In one way, it’s a subtle nod towards the idea that you can still be creative through digital collaboration platforms. Describing it as ‘the happiest and warmest of all the blue hues’ might even make up for not being able to visit your trendy Shoreditch co-working space littered with succulents and thrifted art pieces.
On the other hand, it could be seen as a cynical marketing ploy that screams ‘don’t be mean to us, our mum says we’re just as cool as Zoom’
Pantone seem to have a canny knack of making you look at these shades and thinking ‘wow, that’s a unique, modern and on-trend colour. I might even paint my living room the same shade!’.
Then you realise it’s that same awful colour that we’ve all been staring at for the best part of two years. It’s precisely that reason that no designer will let it influence their work: anyone that sees it will immediately think of Teams – and all the experiences that come with it. Awkward calls, mistakenly being on mute and eternity spent communicating via our keyboards. This graphic designer will be steering well clear!

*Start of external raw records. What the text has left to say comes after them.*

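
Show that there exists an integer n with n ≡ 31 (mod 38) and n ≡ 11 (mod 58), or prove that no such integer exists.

n = 69

The moduli are not coprime: gcd(38, 58) = 2. Compatibility requires 2 ∣ (11 − 31) = -20, which holds, so solutions exist.
List candidates n ≡ 31 (mod 38): 31, 69. Modulo 58 these are 31, 11; 69 gives 11 as required.
Check: 69 mod 38 = 31, 69 mod 58 = 11. ✓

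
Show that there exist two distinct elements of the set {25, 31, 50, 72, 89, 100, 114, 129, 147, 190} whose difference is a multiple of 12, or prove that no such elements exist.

No such pair exists.

Reduce each element modulo 12: 25↦1, 31↦7, 50↦2, 72↦0, 89↦5, 100↦4, 114↦6, 129↦9, 147↦3, 190↦10.
These 10 residues are pairwise different, hence no difference of two elements is divisible by 12.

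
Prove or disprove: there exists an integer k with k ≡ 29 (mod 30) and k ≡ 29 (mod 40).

k = 29

Here gcd(30, 40) = 10, and both 29 and 29 leave remainder 9 mod 10, so the system is consistent.
In fact k = 29 itself already satisfies 29 mod 40 = 29.
Verify: 29 = 0·30 + 29 and 29 = 0·40 + 29. ✓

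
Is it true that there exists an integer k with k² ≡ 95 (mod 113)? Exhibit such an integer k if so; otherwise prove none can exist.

Take k = 35. Then 35² = 1225 = 10·113 + 95, so 35² ≡ 95 (mod 113).

k = 35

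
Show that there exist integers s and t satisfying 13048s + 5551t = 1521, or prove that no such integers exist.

No such integers exist.

gcd(13048, 5551) = 7, so every integer of the form 13048s + 5551t is a multiple of 7.
However 1521 leaves remainder 2 on division by 7.
So the equation is unsolvable over ℤ.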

Every year, I think Pantone’s Colour of the Year is such a strange award. Colour of the Year – how can they decide this? But this year, it must have been a very easy decision.
When it comes to purple, no longer do I think of Quality Street, Ribena and old Spurs away kits. Teams was our world in 2021 and Very Peri was the wallpaper in the virtual room we lived in every single day. Giving it the title of Colour of the Year couldn’t feel more apt.
Is Pantone still relevant? Once, designers would sit hunched over small sample books searching for the exact shade of orange to ignite their project – before waiting anxiously for the printer’s results and hoping that they managed to get their chosen orange and not some burnt, muddy brown mess.
These days, I associate the Pantone brand with giftshop mugs and tea towels. Choosing ‘Teams Purple’ as Colour of the Year seems a bit lazy, too – just like when the Oxford English Dictionary allows broken-English buzzwords into its hallowed pages. Bah humbug.
Pantone’s Colour of the Year: what’s the point? The award claims to influence product development and purchasing decisions in multiple industries. But – personally – I see the winner and wonder what the reasoning was behind the choice.
I think this for approximately 37 seconds, then never think of it again for a whole 12 months. It’s a damning indictment that in 2022, after all these years of reliance, Adobe is removing Pantone libraries from all their creative products. Two stalwarts of the creative industry going their separate ways, in a bitter divorce, at a time when they should be finding new ways to invigorate and celebrate each other.
Then again, these two creative lovers still have life left in them. Who knows, absence can make the heart grow fonder. Merry Christmas Pantone and a Very Peri New Year!